Oleh : Ustaz Muafa (Mokhamad Rohma Rozikin/M.R.Rozikin)
Salah satu istilah yang terkait dengan penyembelihan adalah nahr (النَّحْرُ). Istilah ini disebut dalam sejumlah dalil. Misalnya ayat dalam Al-Qur’an berikut ini,
{ فَصَلِّ لِرَبِّكَ وَانْحَرْ } [الكوثر: 2]
Artinya,
“Maka, salatlah dan lakukan nahr” (Al-Kautsar; 2)
Rasulullah ﷺ juga dikabarkan melakukan nahr untuk mewakili istri-istrinya. Al-Bukhari meriwayatkan,
جَابِرَ بْنَ عَبْدِ اللَّهِ يَقُولُ نَحَرَ رَسُولُ اللَّهِ صَلَّى اللَّهُ عَلَيْهِ وَسَلَّمَ عَنْ نِسَائِهِ (صحيح مسلم (6/ 480)
Artinya,
“Dari Jabir bin Abdullah beliau berkata, ‘Rasulullah ﷺ melakukan nahr untuk mewakili istri-istrinya” (H.R. Al-Bukhari)

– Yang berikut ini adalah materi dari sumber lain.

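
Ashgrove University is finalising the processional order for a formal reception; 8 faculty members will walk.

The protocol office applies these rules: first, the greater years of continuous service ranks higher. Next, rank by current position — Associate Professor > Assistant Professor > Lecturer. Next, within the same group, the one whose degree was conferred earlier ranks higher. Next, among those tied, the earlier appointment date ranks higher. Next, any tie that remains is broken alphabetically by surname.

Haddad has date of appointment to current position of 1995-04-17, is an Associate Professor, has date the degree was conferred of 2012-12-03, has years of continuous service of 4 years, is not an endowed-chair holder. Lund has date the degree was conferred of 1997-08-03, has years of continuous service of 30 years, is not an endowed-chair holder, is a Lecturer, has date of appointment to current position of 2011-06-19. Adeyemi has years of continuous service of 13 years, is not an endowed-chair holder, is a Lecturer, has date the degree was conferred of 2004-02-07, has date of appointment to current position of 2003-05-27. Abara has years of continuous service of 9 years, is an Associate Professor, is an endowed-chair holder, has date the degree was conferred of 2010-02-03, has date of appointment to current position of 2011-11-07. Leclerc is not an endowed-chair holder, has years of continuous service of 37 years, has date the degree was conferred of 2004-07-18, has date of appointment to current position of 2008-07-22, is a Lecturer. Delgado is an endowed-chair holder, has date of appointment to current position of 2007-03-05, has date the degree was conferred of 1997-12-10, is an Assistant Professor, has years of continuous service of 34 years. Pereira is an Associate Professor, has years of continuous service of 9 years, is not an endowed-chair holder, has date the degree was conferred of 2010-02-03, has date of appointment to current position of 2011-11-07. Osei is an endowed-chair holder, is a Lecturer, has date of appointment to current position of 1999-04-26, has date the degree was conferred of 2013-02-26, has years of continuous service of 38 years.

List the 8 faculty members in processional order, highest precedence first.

By years of continuous service (higher first): Osei (38 years); then Leclerc (37 years); then Delgado (34 years); then Lund (30 years); then Adeyemi (13 years); then Abara and Pereira (both 9 years); then Haddad (4 years).
Abara and Pereira are each Associate Professor, so the next rule applies.
Abara and Pereira both have date the degree was conferred 2010-02-03, so the next rule applies.
Abara and Pereira both have date of appointment to current position 2011-11-07, so the next rule applies.
Among Abara and Pereira, alphabetically by surname: Abara before Pereira.
Full order: Osei, Leclerc, Delgado, Lund, Adeyemi, Abara, Pereira, Haddad.

Osei, Leclerc, Delgado, Lund, Adeyemi, Abara, Pereira, Haddad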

Tanggal 10 Dzulhijjah atau hari raya idul adha disebut juga yaumun nahr (يَوْمُ النَّحْرِ), yakni hari untuk melakukan nahr.
Kalau begitu, apa sebenarnya makna nahr?
Makna bahasa nahr adalah a’la ash-shodr (bagian atas dada), yakni tempat kalung pada hewan. Dalam konteks penyembelihan, nahr bermakna menyembelih unta pada labbah-nya, yakni pada bagian bawah lehernya karena bagian ini adalah bagian yang paling mudah disembelih mengingat di lokasi itu tidak ada dagingnya (pembahasan lebih detail tentang makna labbah silakan ditelaah artikel saya yang berjudul “Apa bedanya halq dengan labbah?”). Dalam kitab Mu’jamu Lughoti Al-Fuqoha’ disebutkan,
النحر : بفتح فسكون ج نحور مص نحر ، أعلى الصدر ، موضع القلادة .ذكاة الإبل : طعنها في أسفل العنق عند الصدر ، لأنه أسهل عليه لكونه لا لحم فيه (معجم لغة الفقهاء (2/ 80)
Artinya,
“Nahr, dengan memfathahkan nun dan mensukunkan ha’ dijamakkan menjadi nuhur. Lafal ini adalah mashdar dari kata naharo. Makna nahr adalah bagian atas dada, yakni tempat kalung. Makna lainnya adalah penyembelihan unta dengan cara menusuknya pada bagian bawah leher di dekat dada karena cara itu lebih mudah mengingat di sana tidak ada dagingnya” (Mu’jamu Lughoti Al-Fuqoha’, juz 2 hlm 80)
Cara inilah cara terbaik dalam menyembelih unta sehingga disebut An-Nawawi sebagai cara yang disunahkan untuk menyembelih unta. An-Nawawi berkata,
الْمُسْتَحَبُّ فِي الْإِبِلِ النَّحْرُ، وَهُوَ قَطْعُ اللَّبَةِ أَسْفَلَ الْعُنُقِ، (روضة الطالبين وعمدة المفتين (3/ 206)
Artinya,
“Disunahkan nahr pada unta, yakni menyembelih pada bagian labbah, maksudnya leher bagian bawah” (Roudhotu Ath-Tholibin, juz 3 hlm 206)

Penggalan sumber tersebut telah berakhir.